Sir Kim Darroch, the British Ambassador to the U.S. described by President Trump as “a very stupid guy”,  has resigned his post. The final straw, he has claimed, was watching future Prime Minister Boris Johnson repeatedly failing to support him last night in a TV debate.

This is great news for a number of reasons.

First, it means that Britain is now free to appoint a replacement ambassador prepared to nurture the Special Relationship rather than undermine it with snarky memos dissing President Trump.

Second, it has quite ruined the day of Britain’s liberal elite – aka the Wankerati. Anti-Brexit, anti-Trump, pro-climate-change hysteria, Darroch was very much their man in Washington. One dripping wet Times columnist has even gone so far as to suggest – without irony – that Darroch’s departure is a national humiliation to rank with the Suez crisis.

Third – and most importantly – it’s the first glint of steel we have seen from Boris Johnson and encouragingly suggests that Britain is about to get a Conservative prime minister very different from his recent predecessors.

The situation is summed up well here in the Spectator by Robert Peston, in a piece headlined ‘Why Boris Johnson failed to defend Kim Darroch.’

According to those closest to him, this isn’t just kowtowing to the most powerful person in the world – Trump – in order to borrow some of his status. It’s to do the opposite of what many of his critics allege is proper; it is deliberately to put Whitehall on warning that it’s Johnson’s way or none.

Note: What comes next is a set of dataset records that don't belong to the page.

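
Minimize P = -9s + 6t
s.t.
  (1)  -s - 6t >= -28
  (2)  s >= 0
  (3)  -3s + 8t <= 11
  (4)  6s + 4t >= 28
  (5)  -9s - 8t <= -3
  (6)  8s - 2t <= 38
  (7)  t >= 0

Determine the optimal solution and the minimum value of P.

s = 19/4, t = 0, minimum P = -171/4

Vertices and P = -9s + 6t:
  (3, 5/2) → P = -12
  (163/29, 101/29) → P = -861/29
  (14/3, 0) → P = -42
  (19/4, 0) → P = -171/4

The optimum lies where 8s - 2t = 38 and t = 0.
Solving simultaneously gives s = 19/4, t = 0.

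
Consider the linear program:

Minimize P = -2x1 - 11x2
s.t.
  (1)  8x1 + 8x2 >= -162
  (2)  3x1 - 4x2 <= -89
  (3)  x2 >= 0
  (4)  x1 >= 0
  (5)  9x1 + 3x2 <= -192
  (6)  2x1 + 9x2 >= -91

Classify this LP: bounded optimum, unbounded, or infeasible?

The boundaries 8x1 + 8x2 = -162 and 3x1 - 4x2 = -89 meet at (-170/7, 113/28), but that point violates x1 ≥ 0. Every candidate vertex is excluded by some other constraint, so the feasible region is empty.

infeasible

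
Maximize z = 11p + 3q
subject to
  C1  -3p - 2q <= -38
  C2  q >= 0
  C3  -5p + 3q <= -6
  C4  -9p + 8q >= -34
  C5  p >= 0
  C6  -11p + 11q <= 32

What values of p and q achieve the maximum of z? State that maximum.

Extreme points and z = 11p + 3q:
  (126/19, 172/19) → z = 1902/19
  (62/7, 40/7) → z = 802/7
  (81/11, 113/11) → z = 1230/11
  (630/11, 662/11) → z = 8916/11

The binding constraints are -9p + 8q = -34 and -11p + 11q = 32.
Solving simultaneously gives p = 630/11, q = 662/11.

p = 630/11, q = 662/11, maximum z = 8916/11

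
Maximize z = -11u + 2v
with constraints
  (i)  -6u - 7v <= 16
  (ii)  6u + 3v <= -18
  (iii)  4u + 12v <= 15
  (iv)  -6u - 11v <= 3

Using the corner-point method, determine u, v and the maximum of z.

u = -27/4, v = 7/2, maximum z = 325/4

Vertices and z = -11u + 2v:
  (-27/4, 7/2) → z = 325/4
  (-155/24, 13/4) → z = 1861/24
  (-87/20, 27/10) → z = 213/4
  (-63/16, 15/8) → z = 753/16

The optimum lies where -6u - 7v = 16 and 4u + 12v = 15.
Solving simultaneously gives u = -27/4, v = 7/2.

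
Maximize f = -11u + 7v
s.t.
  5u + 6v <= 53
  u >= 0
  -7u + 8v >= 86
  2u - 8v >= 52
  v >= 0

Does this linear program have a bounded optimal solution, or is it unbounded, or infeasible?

infeasible

The boundaries 2u - 8v = 52 and v = 0 meet at (26, 0), but that point violates 5u + 6v ≤ 53. Every candidate vertex is excluded by some other constraint, so the feasible region is empty.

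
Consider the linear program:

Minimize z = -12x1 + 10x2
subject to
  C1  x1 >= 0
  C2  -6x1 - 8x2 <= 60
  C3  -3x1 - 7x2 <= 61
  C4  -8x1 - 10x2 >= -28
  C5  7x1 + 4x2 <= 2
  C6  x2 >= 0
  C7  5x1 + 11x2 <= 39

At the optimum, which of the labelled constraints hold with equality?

Vertices and z = -12x1 + 10x2:
  (0, 1/2) → z = 5
  (0, 0) → z = 0
  (2/7, 0) → z = -24/7

The minimum is at (2/7, 0). Substituting into each constraint, equality holds for C5 and C6; the remaining constraints have slack.

C5 and C6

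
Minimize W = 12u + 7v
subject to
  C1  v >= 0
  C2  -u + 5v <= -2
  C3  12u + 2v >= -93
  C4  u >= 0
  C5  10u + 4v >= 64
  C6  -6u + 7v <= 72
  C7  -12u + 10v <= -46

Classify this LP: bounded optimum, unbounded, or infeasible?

bounded optimum

Corner points and W = 12u + 7v:
  (32/5, 0) → W = 384/5
  (164/27, 22/27) → W = 2122/27
The feasible region has finitely many vertices and no improving ray; the minimum is 384/5 at (32/5, 0).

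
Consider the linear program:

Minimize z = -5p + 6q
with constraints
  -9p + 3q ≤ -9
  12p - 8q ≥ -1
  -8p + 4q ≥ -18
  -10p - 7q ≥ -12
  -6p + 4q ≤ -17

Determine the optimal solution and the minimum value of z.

p = -3/2, q = -15/2, minimum z = -75/2

Vertices and z = -5p + 6q:
  (-3/2, -15/2) → z = -75/2
  (-5/6, -11/2) → z = -173/6
  (1/2, -7/2) → z = -47/2

The binding constraints are -9p + 3q = -9 and -8p + 4q = -18.
Solving simultaneously gives p = -3/2, q = -15/2.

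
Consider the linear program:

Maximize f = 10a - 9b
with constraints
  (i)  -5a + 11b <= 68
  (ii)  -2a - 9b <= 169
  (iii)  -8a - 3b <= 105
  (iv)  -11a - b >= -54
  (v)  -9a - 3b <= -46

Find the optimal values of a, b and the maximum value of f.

a = 29/6, b = 5/6, maximum f = 245/6

Extreme points and f = 10a - 9b:
  (263/63, 509/63) → f = -1951/63
  (151/57, 421/57) → f = -2279/57
  (29/6, 5/6) → f = 245/6

The binding constraints are -11a - b = -54 and -9a - 3b = -46.
Solving simultaneously gives a = 29/6, b = 5/6.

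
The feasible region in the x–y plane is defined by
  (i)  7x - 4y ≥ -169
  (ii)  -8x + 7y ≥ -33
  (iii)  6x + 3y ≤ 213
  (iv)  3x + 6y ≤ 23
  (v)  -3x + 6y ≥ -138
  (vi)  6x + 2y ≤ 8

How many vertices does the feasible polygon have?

5

Of the 15 pairwise boundary intersections, those satisfying every inequality are:
  (-461/27, 334/27)
  (-261/5, -491/10)
  (-256/9, -335/9)
  (61/29, -67/29)
  (1/15, 19/5)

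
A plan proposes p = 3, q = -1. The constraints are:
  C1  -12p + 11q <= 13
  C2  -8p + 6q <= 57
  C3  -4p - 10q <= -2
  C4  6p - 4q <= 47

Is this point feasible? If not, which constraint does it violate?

C1: -47 ≤ 13 ✓
C2: -30 ≤ 57 ✓
C3: -2 ≤ -2 ✓
C4: 22 ≤ 47 ✓

feasible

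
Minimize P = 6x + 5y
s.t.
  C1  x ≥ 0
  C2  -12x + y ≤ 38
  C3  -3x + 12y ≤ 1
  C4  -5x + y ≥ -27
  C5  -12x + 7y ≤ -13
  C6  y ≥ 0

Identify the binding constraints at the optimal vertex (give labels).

C5 and C6

Vertices and P = 6x + 5y:
  (325/57, 86/57) → P = 2380/57
  (163/123, 17/41) → P = 411/41
  (27/5, 0) → P = 162/5
  (13/12, 0) → P = 13/2

The minimum is at (13/12, 0). Substituting into each constraint, equality holds for C5 and C6; the remaining constraints have slack.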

Yes, exactly. For years, one of the main obstacles holding back the Conservatives in government from doing anything remotely conservative has been the Civil Service. Ever since it got politicised under Tony Blair, the Civil Service – shamelessly pro-EU, aggressively politically correct, relentlessly left-wing – has done everything it possibly can to undermine Brexit and to prevent the kind of smaller-government, lower-tax, populist revolution currently being enjoyed in the U.S.

If Boris Johnson is to keep his promise to deliver Brexit come what may by October 31st, one of his first jobs will be to put the Civil Service back in its box.

The auto-defenestration of Darroch will, as Peston goes on to explain, serve as an excellent example ‘pour encourager les autres.’

The point is that there are many Brexiters in the Johnson fan club who see civil servants as the vandals and destroyers of Brexit. They are viewed as the Remainy enemy within, who captured Theresa May and shoved her off the true path to the sunny uplands outside the EU.

So Darroch’s perceived attack on Johnson’s Brexity friend in the White House is paradoxically useful to Johnson. It gives him a way of signalling to senior mandarins that if they show anything but Stakhanovite commitment to extracting Britain from the EU they can expect early retirement at best or transfer to the salt mines in the departments of transport, or work and pensions at worst.

That slightly sneering tone you detect in Peston’s analysis, by the way, is because he leftist and a Remainer who can’t help himself. It certainly doesn’t mean in any way that his scorn is justified.

On the contrary, through the cunning expedient of simply not saying anything positive about a rubbish ambassador who probably despises him and who was doomed anyway, Boris Johnson has played a blinder.

To President Trump, he has signalled: I’m your new best mate.

To his Conservative party backers (most of whom are Brexiteers), he has signalled: I’m not going to sell you out.

To the Civil Service, he has signalled: you aren’t the masters now.

To Britain at large, he has signalled: there’s a new sheriff in town and you’re going to be seeing a few changes, some of which you may not like, but tough – I’m wearing the shiny star badge, not you.

Yes, of course it’s very early days. Boris isn’t even in Number 10, yet. He’s a terrible flip-flopper who may yet revert to type.

But on first glance, this all looks very, very promising.

As for Sir Kim Darroch, perhaps it’s time to find him a posting where he’s less likely to damage the Special Relationship. I’m told the British consulate in Ouagadougou is looking particularly lovely at this time of year.